O Papa Francisco tem uma frase que ele repete muito: Não podemos dizer: fizemos sempre assim, e vamos continuar fazendo sempre assim. Se fizemos sempre assim e vamos continuar fazendo sempre assim, então é a pastoral do cemitério, do museu. Quem anuncia o evangelho deve ter presente Lucas 4: O Espírito Santo está sobre mim, e me enviou e me envia a anunciar a Boa Nova, a quem? Àquele que encontramos no caminho. Aí tem uma pequena observação de Lucas: e Jesus sentou, e todos os olhos estavam fixos sobre Ele. E Jesus diz: hoje essa palavra se realiza. Se não realizamos no hoje a palavra de Deus, então nós anunciamos uma linguagem que o povo não entende, um pensamento que o povo não entende. Não é que o povo não ame a Cristo, mas é que nós vestimos às vezes Cristo com uma roupagem que não corresponde ao tempo de hoje. Devemos vestir uma carne de Cristo que seja uma carne visível. Nós devemos compreender que a missão do Bom Samaritano, de acolher, de fraternidade, tudo isso, a Comunidade Shalom tem a missão de começar a anunciar o evangelho aos jovens. Seria errado pensar que os da Comunidade Shalom ficam sempre jovens. A idade passa até para o Moysés, passa para vocês. O Papa brincou: “O Moysés é jovem ou é velho?”, “sou como o senhor”. É claro que aquilo que não pode envelhecer é o coração. Então esta união, esta fraternidade, passar as experiências, e claro que tendo os santos, como Teresa do Menino Jesus, João da Cruz, Teresa de Ávila, Elisabeth da Trindade, Francisco de Assis, e os santos são sempre pessoas que nos estimulam.

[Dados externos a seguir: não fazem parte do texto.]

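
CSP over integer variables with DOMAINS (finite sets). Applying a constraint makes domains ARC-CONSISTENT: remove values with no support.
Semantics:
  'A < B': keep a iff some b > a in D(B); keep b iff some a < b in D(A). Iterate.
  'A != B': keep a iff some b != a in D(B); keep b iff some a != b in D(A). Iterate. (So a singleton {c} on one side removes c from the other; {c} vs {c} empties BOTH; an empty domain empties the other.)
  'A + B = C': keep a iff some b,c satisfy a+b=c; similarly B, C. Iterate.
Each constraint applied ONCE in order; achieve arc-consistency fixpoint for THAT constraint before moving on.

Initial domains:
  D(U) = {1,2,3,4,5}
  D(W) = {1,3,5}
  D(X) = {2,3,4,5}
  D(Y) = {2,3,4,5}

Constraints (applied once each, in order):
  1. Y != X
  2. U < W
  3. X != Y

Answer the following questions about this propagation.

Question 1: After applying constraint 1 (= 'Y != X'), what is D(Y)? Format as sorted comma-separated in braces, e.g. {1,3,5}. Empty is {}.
Answer: {2,3,4,5}

Derivation:
Constraint 1 (Y != X) on D(Y)={2,3,4,5} D(X)={2,3,4,5}: no change
So after constraint 1: D(Y) = {2,3,4,5}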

Aquilo que diria como mensagem à Comunidade Shalom, que continuem a anunciar o evangelho, mas se adaptem aos povos, às circunstâncias, aos lugares aonde nós vamos. Devemos encarnar a palavra de Deus com a roupagem, com a carne dos povos onde o Senhor nos enviar.

O senhor mora no Egito. A Comunidade Shalom está com um grande desejo de expansão missionária, de chegar, por exemplo, a Ásia, e nós sabemos dos desafios próprios desses lugares. O que a Comunidade não pode perder para alcançar o coração desses homens?

O problema não é a expansão ser muito ou ser pouco. O problema é ser presença. O muito ou pouco depende da força do Espírito Santo. Então nesses lugares em que vivemos, seja o Egito ou a Terra Santa, seja qualquer lugar, é ser presença de Jesus. “Vejam como se amam!”, e aí vão vir atrás, e mesmo se não vierem. Não se anuncia o evangelho porque os outros nos escutam, mas porque nós cremos no evangelho, porque nós cremos que Cristo se faz presente, mesmo se ninguém escuta. Se o grão de trigo não morre, não dá fruto. Eu tenho certeza de que a Comunidade Shalom vai chegar ao Egito, vai encontrar duas realidades: Jesus e um povo para amar. O resto é papel de embrulho. Muito obrigado, Deus abençoe!